KUA Beri Apresiasi Catin Yang Menikah Ideal,KPPAD Sekotong Tengah Usulkan Sebagai Duta Anti Perkawinan Usia Anak. -->

KUA Beri Apresiasi Catin Yang Menikah Ideal,KPPAD Sekotong Tengah Usulkan Sebagai Duta Anti Perkawinan Usia Anak.

Kim Sekotong
Kamis, 18 Juni 2020

Kepala KUA Kec.Sekotong saat memberikan nasehat perkawinan pada pasangan H.Irsan Fahril,S.Pd dan Baiq Cita Indriani,S.Pd yang menikah pada usia ideal.Kamis (18/06/2020).


Kimsekotong.com-Kepala Kantor Urusan Agama (KUA) Kecamatan Sekotong Kabupaten Lombok Barat,memberikan ucapan selamat kepada pasangan pengantin atas Nama H.Irsan Fahril,S.Pd (32 th) dan Baiq Cita Indriani,S.Pd (26 th) Asal Dusun Telaga Lebur Desa Sekotong Tengah.

"Selamat dan barokallahulakuma kepada kedua mempelai yang berbahagia pada hari ini,"kata Fathurrahman,S.Ag pada saat memberikan nasehat perkawinan di acara resepsi yang di gelar meriah tersebut.Kamis (18/06/2020).

"Saya secara khusus atas nama KUA Kecamatan Sekotong,memberikan ucapan selamat kepada kedua pasangan pengantin yang menikah dalam usia sangat ideal ini,"ucapnya.

"Karena di tengah wabah covid 19,banyak terdapat pasangan  pengantin yang menikah di usia muda di Kecamatan Sekotong. Dan pasangan yang menikah di usia belum dewasa,adalah penyumbang angka perceraian terbanyak di Indonesia,NTB,Lombok Barat dan Sekotong khususnya,"ungkap Fathurrahman.
Perangkat desa,BPD,LPM,Karang Taruna Desa Sekotong Tengah hadir di acara resepsi. 

Sebab dengan adanya Undang-Undang Nomor 16 Tahun 2019 yang merupakan perubahan dari Undang-Undang Nomor 1 Tahun 1974 tentang Perkawinan ini menjangkau batas usia untuk melakukan perkawinan, perbaikan norma menjangkau dengan menaikkan batas minimal umur perkawinan bagi wanita.

Batas minimal umur perkawinan bagi wanita dipersamakan dengan batas minimal umur perkawinan bagi pria, yaitu 19 (sembilan belas) tahun.

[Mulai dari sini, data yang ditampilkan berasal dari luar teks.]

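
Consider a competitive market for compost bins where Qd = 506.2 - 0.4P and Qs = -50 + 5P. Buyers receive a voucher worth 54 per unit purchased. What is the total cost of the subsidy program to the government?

Government cost = 26190

Pre-subsidy: 506.2 - 0.4P = -50 + 5P gives P* = 103, Q* = 465.
With the rebate, buyers effectively pay Pb = Ps − 54, where Ps is the price sellers receive.
Demand in terms of Ps becomes Qd = 506.2 − 0.4(Ps − 54) = 527.8 - 0.4Ps. Setting this equal to supply: 527.8 - 0.4Ps = -50 + 5Ps, so Ps = 107.
Buyers pay Pb = 107 − 54 = 53; Q' = -50 + 5·107 = 485.
Government outlay = subsidy × quantity = 54 × 485 = 26190.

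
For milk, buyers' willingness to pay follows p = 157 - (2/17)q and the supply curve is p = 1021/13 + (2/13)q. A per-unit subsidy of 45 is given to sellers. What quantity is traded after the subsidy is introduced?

Pre-subsidy: 157 - (2/17)q = 1021/13 + (2/13)q gives q* = 289 and p* = 123.
With the subsidy, sellers receive ps = pb + 45 for each unit, where pb is the price buyers pay.
On the curves, pb = 157 - (2/17)q and ps = 1021/13 + (2/13)q; the wedge ps − pb = 45 gives 1021/13 + (2/13)q − (157 - (2/17)q) = 45, so q' = 454.75.
Then pb = 157 − (2/17)·454.75 = 103.5 and ps = 1021/13 + (2/13)·454.75 = 148.5.

q' = 454.75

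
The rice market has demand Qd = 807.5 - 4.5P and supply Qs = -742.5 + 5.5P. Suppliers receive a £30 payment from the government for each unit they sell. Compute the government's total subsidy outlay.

Pre-subsidy: 807.5 - 4.5P = -742.5 + 5.5P gives P* = 155, Q* = 110.
With the subsidy, sellers receive Ps = Pb + 30 for each unit, where Pb is the price buyers pay.
Supply in terms of Pb becomes Qs = -742.5 + 5.5(Pb + 30) = -577.5 + 5.5Pb. Setting this equal to demand: 807.5 - 4.5Pb = -577.5 + 5.5Pb, so Pb = 138.5.
Sellers receive Ps = 138.5 + 30 = 168.5; Q' = 807.5 − 4.5·138.5 = 184.25.
Government outlay = subsidy × quantity = 30 × 184.25 = 5527.5.

Government cost = £5527.5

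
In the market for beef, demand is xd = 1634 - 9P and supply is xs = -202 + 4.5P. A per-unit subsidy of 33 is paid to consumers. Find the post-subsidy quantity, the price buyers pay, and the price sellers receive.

Pre-subsidy: 1634 - 9P = -202 + 4.5P gives P* = 136, x* = 410.
With the rebate, buyers effectively pay Pb = Ps − 33, where Ps is the price sellers receive.
Demand in terms of Ps becomes xd = 1634 − 9(Ps − 33) = 1931 - 9Ps. Setting this equal to supply: 1931 - 9Ps = -202 + 4.5Ps, so Ps = 158.
Buyers pay Pb = 158 − 33 = 125; x' = -202 + 4.5·158 = 509.

x' = 509; buyers pay 125; sellers receive 158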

Batas usia dimaksud dinilai telah matang jiwa raganya untuk dapat melangsungkan perkawinan agar dapat mewujudkan tujuan perkawinan secara baik tanpa berakhir pada perceraian dan mendapat keturunan yang sehat dan berkualitas.

Pasangan pengantin atas nama H.Irsan Fahril,S.Pd dan Baiq Cita Indriani,S.Pd,
merupakan contoh pasangan yang ideal untuk menikah.

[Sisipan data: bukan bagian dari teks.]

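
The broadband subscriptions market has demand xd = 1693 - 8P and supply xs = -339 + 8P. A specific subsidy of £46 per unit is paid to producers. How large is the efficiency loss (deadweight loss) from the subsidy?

Pre-subsidy: 1693 - 8P = -339 + 8P gives P* = 127, x* = 677.
With the subsidy, sellers receive Ps = Pb + 46 for each unit, where Pb is the price buyers pay.
Supply in terms of Pb becomes xs = -339 + 8(Pb + 46) = 29 + 8Pb. Setting this equal to demand: 1693 - 8Pb = 29 + 8Pb, so Pb = 104.
Sellers receive Ps = 104 + 46 = 150; x' = 1693 − 8·104 = 861.
The subsidy expands output by 861 − 677 = 184 past the efficient level; on those units the gap between marginal cost and willingness to pay runs from 0 up to 46.
DWL = ½ × 46 × 184 = 4232.

Deadweight loss = £4232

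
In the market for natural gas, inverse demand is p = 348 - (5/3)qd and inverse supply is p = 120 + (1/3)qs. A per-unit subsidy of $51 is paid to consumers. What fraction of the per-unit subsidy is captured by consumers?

Pre-subsidy: 348 - (5/3)q = 120 + (1/3)q gives q* = 114 and p* = 158.
With the rebate, buyers effectively pay pb = ps − 51, where ps is the price sellers receive.
On the curves, pb = 348 - (5/3)q and ps = 120 + (1/3)q; the wedge ps − pb = 51 gives 120 + (1/3)q − (348 - (5/3)q) = 51, so q' = 139.5.
Then pb = 348 − (5/3)·139.5 = 115.5 and ps = 120 + (1/3)·139.5 = 166.5.
Buyers' price falls by p* − pb = 158 − 115.5 = 42.5; sellers' price rises by ps − p* = 166.5 − 158 = 8.5.
So consumers capture 42.5/51 = 5/6 of each unit of subsidy.

Consumer share = 5/6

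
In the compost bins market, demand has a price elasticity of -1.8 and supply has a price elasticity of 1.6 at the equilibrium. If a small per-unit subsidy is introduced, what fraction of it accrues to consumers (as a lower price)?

For a small subsidy around the equilibrium, the benefit split depends on the relative slopes, which at a point are proportional to the elasticities.
Buyer share = εs/(εs + |εd|) = 1.6/(1.6 + 1.8) = 8/17; seller share = |εd|/(εs + |εd|) = 9/17.

Consumer share = 8/17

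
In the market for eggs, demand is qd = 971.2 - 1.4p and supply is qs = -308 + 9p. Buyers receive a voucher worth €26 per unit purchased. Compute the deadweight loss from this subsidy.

Pre-subsidy: 971.2 - 1.4p = -308 + 9p gives p* = 123, q* = 799.
With the rebate, buyers effectively pay pb = ps − 26, where ps is the price sellers receive.
Demand in terms of ps becomes qd = 971.2 − 1.4(ps − 26) = 1007.6 - 1.4ps. Setting this equal to supply: 1007.6 - 1.4ps = -308 + 9ps, so ps = 126.5.
Buyers pay pb = 126.5 − 26 = 100.5; q' = -308 + 9·126.5 = 830.5.
The subsidy expands output by 830.5 − 799 = 31.5 past the efficient level; on those units the gap between marginal cost and willingness to pay runs from 0 up to 26.
DWL = ½ × 26 × 31.5 = 409.5.

Deadweight loss = €409.5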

Dimana keduanya telah berusia cukup dewasa,sama-sama telah meraih gelar sarjana,dan matang secara emosional.
H.Irsan Fahril,S.Pd merupakan mempelai laki laki berasal dari Dusun Telaga Lebur kelahiran tahun 1988,menyelesaikan S1 di UMM mataram pada tahun 2016.
Sedangkan Baiq Citra Indriani,S.Pd,
kelahiran Kopong-Suralaga Lombok Timur 17-07-1994.Mereka menikah di usia yang sangat ideal sebagaimana di tetapkan Undang-Undang Perkawinan.

Senada dengan KUA Kecamatan Sekotong,Pemerintah Desa Sekotong Tengah juga berencana memberikan penghargaan.

"Insya Allah kami akan sampaikan kepada Kepala Desa Sekotong Tengah untuk memberikan penghargaan kepada kedua mempelai sebagai Duta Anti Perkawinan usia anak di Desa Sekotong Tengah,"kata Sekretaris Forum Komunitas Perlindungan Perempuan dan Anak Desa Sekotong Tengah (KPPAD),Muhamad Rasid.


Sebagai pemandu acara (MC),
Muhamad Rasid,yang juga Sekretaris Desa Sekotong Tengah ini mengatakan bahwa sesuai dengan Perdes Perlindungan anak yang sudah ada di Desa Sekotong Tengah, salah satu pasalnya mengatur tentang pencegahan terhadap perkawinan pada usia anak.

"Dengan adanya perdes perlindungan anak di Desa Sekotong Tengah,paling tidak telah membantu menekan angka perkawinan usia anak di desa kita.Dimana pada tahun 2018 tercatat 31 kasus,pada tahun 2019 turun menjadi 11 kasus,"kata  Rasid.(sid).